PDE Algorithm Description

Processor Configuration

We will start with one configuration of processors. A small number of other configurations will be added after we gain experience with the level of detail that can be shown with 4 processors. For example, we expect the level of detail in what is shown with the data structures to be reduced for larger numbers of processors.

Initial configuration had the number of processors, Nproc, equal to 4 in a 2 x 2 configuration.

Data Structures

Message Files

There will be a file with a standard name of messagefiles.txt which will contain one line for each type of messages. Each line will have the label of the type of messages (to be put into the choice) followed by a colon, followed by the name of the file with those messages. Example:

Explanations:pdeexplain.txt
MPI Code Fragments:pdempi.txt
Performance Analysis:pdeperform.txt
Within each message file, there will be ascii text separated by number tags (or some other file protocol to be designed).

Sequence of Events

Phase 1: Initialization

The background of this phase will show the four processors. Each will have an empty square to represent the n+2 by n+2 array, and an empty single value for tolerance. In this phase, processor 0 will be bigger than the others and will show the entire n by n Inital array. The boundary values will be highlighted.

Label: Initialization
Display Msg 1.
Comm step: proc 0 divides the initial array into 4 pieces and sends each one to one of the four processors. Time: tlat + n^2 * tcomm (msg size n^2). In the individual processors, each msg array is shown to arrive in the middle of the local working arrays. The boundary values will remain highlighted. Note that the guard pts will remain empty.

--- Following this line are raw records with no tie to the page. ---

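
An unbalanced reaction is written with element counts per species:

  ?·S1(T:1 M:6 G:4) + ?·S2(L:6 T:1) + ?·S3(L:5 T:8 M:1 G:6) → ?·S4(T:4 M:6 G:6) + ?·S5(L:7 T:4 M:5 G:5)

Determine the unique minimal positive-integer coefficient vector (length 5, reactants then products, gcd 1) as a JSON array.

Coefficients: [5, 3, 2, 2, 4]

L: 5·0+3·6+2·5 = 28 | 2·0+4·7 = 28
T: 5·1+3·1+2·8 = 24 | 2·4+4·4 = 24
M: 5·6+3·0+2·1 = 32 | 2·6+4·5 = 32
G: 5·4+3·0+2·6 = 32 | 2·6+4·5 = 32
gcd(5,3,2,2,4) = 1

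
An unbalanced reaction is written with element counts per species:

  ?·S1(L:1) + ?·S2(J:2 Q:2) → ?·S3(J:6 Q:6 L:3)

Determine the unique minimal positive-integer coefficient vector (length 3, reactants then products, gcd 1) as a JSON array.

J: 3·0+3·2 = 6 | 1·6 = 6
Q: 3·0+3·2 = 6 | 1·6 = 6
L: 3·1+3·0 = 3 | 1·3 = 3
gcd(3,3,1) = 1

Coefficients: [3, 3, 1]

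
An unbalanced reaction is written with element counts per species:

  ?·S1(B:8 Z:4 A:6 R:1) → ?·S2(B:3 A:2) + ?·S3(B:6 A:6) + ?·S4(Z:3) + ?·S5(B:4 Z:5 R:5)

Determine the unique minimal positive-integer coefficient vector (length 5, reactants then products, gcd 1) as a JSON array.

Coefficients: [5, 6, 3, 5, 1]

B: 5·8 = 40 | 6·3+3·6+5·0+1·4 = 40
Z: 5·4 = 20 | 6·0+3·0+5·3+1·5 = 20
A: 5·6 = 30 | 6·2+3·6+5·0+1·0 = 30
R: 5·1 = 5 | 6·0+3·0+5·0+1·5 = 5
gcd(5,6,3,5,1) = 1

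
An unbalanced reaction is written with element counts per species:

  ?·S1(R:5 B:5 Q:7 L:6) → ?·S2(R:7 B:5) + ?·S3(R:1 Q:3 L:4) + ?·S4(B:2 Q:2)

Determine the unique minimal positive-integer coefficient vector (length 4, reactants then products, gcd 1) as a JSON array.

R: 4·5 = 20 | 2·7+6·1+5·0 = 20
B: 4·5 = 20 | 2·5+6·0+5·2 = 20
Q: 4·7 = 28 | 2·0+6·3+5·2 = 28
L: 4·6 = 24 | 2·0+6·4+5·0 = 24
gcd(4,2,6,5) = 1

Coefficients: [4, 2, 6, 5]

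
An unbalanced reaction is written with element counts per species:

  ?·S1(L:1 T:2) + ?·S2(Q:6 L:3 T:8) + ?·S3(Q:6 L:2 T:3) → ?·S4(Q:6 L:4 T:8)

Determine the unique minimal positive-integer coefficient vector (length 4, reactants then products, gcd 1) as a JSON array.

Q: 5·0+1·6+2·6 = 18 | 3·6 = 18
L: 5·1+1·3+2·2 = 12 | 3·4 = 12
T: 5·2+1·8+2·3 = 24 | 3·8 = 24
gcd(5,1,2,3) = 1

Coefficients: [5, 1, 2, 3]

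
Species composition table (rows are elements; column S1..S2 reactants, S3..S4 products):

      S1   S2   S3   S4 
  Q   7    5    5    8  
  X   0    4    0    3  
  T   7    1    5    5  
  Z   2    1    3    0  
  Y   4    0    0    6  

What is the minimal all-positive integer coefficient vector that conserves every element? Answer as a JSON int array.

Q: 6·7+3·5 = 57 | 5·5+4·8 = 57
X: 6·0+3·4 = 12 | 5·0+4·3 = 12
T: 6·7+3·1 = 45 | 5·5+4·5 = 45
Z: 6·2+3·1 = 15 | 5·3+4·0 = 15
Y: 6·4+3·0 = 24 | 5·0+4·6 = 24
gcd(6,3,5,4) = 1

Coefficients: [6, 3, 5, 4]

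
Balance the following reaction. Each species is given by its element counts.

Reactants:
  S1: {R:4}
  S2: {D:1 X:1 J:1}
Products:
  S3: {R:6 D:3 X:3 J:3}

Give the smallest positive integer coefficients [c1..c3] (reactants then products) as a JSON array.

Coefficients: [3, 6, 2]

R: 3·4+6·0 = 12 | 2·6 = 12
D: 3·0+6·1 = 6 | 2·3 = 6
X: 3·0+6·1 = 6 | 2·3 = 6
J: 3·0+6·1 = 6 | 2·3 = 6
gcd(3,6,2) = 1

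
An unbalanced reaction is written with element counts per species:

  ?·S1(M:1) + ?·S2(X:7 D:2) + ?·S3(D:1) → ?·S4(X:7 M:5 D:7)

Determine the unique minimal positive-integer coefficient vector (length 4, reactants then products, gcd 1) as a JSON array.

Coefficients: [5, 1, 5, 1]

X: 5·0+1·7+5·0 = 7 | 1·7 = 7
M: 5·1+1·0+5·0 = 5 | 1·5 = 5
D: 5·0+1·2+5·1 = 7 | 1·7 = 7
gcd(5,1,5,1) = 1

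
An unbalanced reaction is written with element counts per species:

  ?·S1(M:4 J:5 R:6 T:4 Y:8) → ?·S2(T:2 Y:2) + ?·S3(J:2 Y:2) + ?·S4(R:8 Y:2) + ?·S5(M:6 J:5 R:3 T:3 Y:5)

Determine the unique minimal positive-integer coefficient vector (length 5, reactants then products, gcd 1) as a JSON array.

Coefficients: [6, 6, 5, 3, 4]

M: 6·4 = 24 | 6·0+5·0+3·0+4·6 = 24
J: 6·5 = 30 | 6·0+5·2+3·0+4·5 = 30
R: 6·6 = 36 | 6·0+5·0+3·8+4·3 = 36
T: 6·4 = 24 | 6·2+5·0+3·0+4·3 = 24
Y: 6·8 = 48 | 6·2+5·2+3·2+4·5 = 48
gcd(6,6,5,3,4) = 1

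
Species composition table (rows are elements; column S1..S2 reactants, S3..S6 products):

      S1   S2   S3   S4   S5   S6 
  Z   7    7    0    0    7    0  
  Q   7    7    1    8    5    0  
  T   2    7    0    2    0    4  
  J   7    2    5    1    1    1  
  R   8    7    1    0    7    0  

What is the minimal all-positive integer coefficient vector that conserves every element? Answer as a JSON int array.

Coefficients: [4, 2, 4, 1, 6, 5]

Z: 4·7+2·7 = 42 | 4·0+1·0+6·7+5·0 = 42
Q: 4·7+2·7 = 42 | 4·1+1·8+6·5+5·0 = 42
T: 4·2+2·7 = 22 | 4·0+1·2+6·0+5·4 = 22
J: 4·7+2·2 = 32 | 4·5+1·1+6·1+5·1 = 32
R: 4·8+2·7 = 46 | 4·1+1·0+6·7+5·0 = 46
gcd(4,2,4,1,6,5) = 1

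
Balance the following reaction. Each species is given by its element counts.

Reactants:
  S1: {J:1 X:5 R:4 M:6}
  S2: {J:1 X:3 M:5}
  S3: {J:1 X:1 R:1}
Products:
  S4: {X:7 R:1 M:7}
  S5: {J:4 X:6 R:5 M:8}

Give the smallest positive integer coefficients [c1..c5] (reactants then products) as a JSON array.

Coefficients: [3, 4, 5, 2, 3]

J: 3·1+4·1+5·1 = 12 | 2·0+3·4 = 12
X: 3·5+4·3+5·1 = 32 | 2·7+3·6 = 32
R: 3·4+4·0+5·1 = 17 | 2·1+3·5 = 17
M: 3·6+4·5+5·0 = 38 | 2·7+3·8 = 38
gcd(3,4,5,2,3) = 1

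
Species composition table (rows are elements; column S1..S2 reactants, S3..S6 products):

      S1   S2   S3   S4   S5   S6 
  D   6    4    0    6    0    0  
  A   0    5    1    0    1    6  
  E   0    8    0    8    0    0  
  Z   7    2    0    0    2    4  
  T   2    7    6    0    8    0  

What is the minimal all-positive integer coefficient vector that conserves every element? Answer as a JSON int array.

Coefficients: [2, 6, 1, 6, 5, 4]

D: 2·6+6·4 = 36 | 1·0+6·6+5·0+4·0 = 36
A: 2·0+6·5 = 30 | 1·1+6·0+5·1+4·6 = 30
E: 2·0+6·8 = 48 | 1·0+6·8+5·0+4·0 = 48
Z: 2·7+6·2 = 26 | 1·0+6·0+5·2+4·4 = 26
T: 2·2+6·7 = 46 | 1·6+6·0+5·8+4·0 = 46
gcd(2,6,1,6,5,4) = 1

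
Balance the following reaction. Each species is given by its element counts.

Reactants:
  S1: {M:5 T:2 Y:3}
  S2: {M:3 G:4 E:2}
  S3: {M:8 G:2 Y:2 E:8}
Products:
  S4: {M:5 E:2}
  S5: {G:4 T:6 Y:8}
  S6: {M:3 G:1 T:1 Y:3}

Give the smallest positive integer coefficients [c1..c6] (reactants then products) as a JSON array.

M: 4·5+1·3+1·8 = 31 | 5·5+1·0+2·3 = 31
G: 4·0+1·4+1·2 = 6 | 5·0+1·4+2·1 = 6
T: 4·2+1·0+1·0 = 8 | 5·0+1·6+2·1 = 8
Y: 4·3+1·0+1·2 = 14 | 5·0+1·8+2·3 = 14
E: 4·0+1·2+1·8 = 10 | 5·2+1·0+2·0 = 10
gcd(4,1,1,5,1,2) = 1

Coefficients: [4, 1, 1, 5, 1, 2]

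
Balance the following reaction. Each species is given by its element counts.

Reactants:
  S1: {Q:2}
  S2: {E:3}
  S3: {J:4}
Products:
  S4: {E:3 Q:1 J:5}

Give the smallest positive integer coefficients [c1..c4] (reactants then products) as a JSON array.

E: 2·0+4·3+5·0 = 12 | 4·3 = 12
Q: 2·2+4·0+5·0 = 4 | 4·1 = 4
J: 2·0+4·0+5·4 = 20 | 4·5 = 20
gcd(2,4,5,4) = 1

Coefficients: [2, 4, 5, 4]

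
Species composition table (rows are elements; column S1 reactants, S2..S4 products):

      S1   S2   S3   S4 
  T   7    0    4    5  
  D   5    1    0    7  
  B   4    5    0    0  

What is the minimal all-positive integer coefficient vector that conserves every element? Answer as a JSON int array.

T: 5·7 = 35 | 4·0+5·4+3·5 = 35
D: 5·5 = 25 | 4·1+5·0+3·7 = 25
B: 5·4 = 20 | 4·5+5·0+3·0 = 20
gcd(5,4,5,3) = 1

Coefficients: [5, 4, 5, 3]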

Possible resulting picture:

(Put picture here.)

Phase 2: Computation

The background of this phase should stop showing the initial array in Proc 0, but continue to show the working array and tolerance in each processor.

Loop 1: Iterate Niter times, where Niter is 100 to start. Let I be the loop variable.
Label: Iteration I
Display: Msg2.
Step:


Label: Exchange guard values
Display: Append Msg3 to previous.
Step: For each vector of n elements on the boundary of a local W array and also in the interior of the problem, send those elements to its neighbor. The neighbor should receive the elements and put them in the guard ring. This should be done in 4 communication steps: Each communication is a message of size n, so time is tlat + n * tcomm. Here is a sample picture:

(Put picture here.)

Loop 2: Iterate n * n times, for each data element in *interior* of working array.
Label: Update values
Display: Append Msg4 to previous.
Step: For each data element in the interior of the local work array, highlight a 5 point stencil (the element itself + each neighbor to the left, right, up and down). Note that some guard points get highlighted as neighbors. The highlight should last for 4 * tcalc time, representing computation using those data elements.
End Loop 2. Here is a picture:

(Put picture here.)


If iterate I is a multiple of K, start K=5, then
Loop 3: Iterate n * n times, for each data element in *interior* of working array.
Label: Check for error
Display: Append Msg5 to previous.
Step: For each data element in the interior of the local work array, highlight that element and the tolerance value. The highlight should last for 1 * tcalc time, representing computation using those data elements.
End Loop 2.

Label: End of iteration
Display: Msg6
Highlight the n by n interior portions of the work arrays in each processor to show the solution.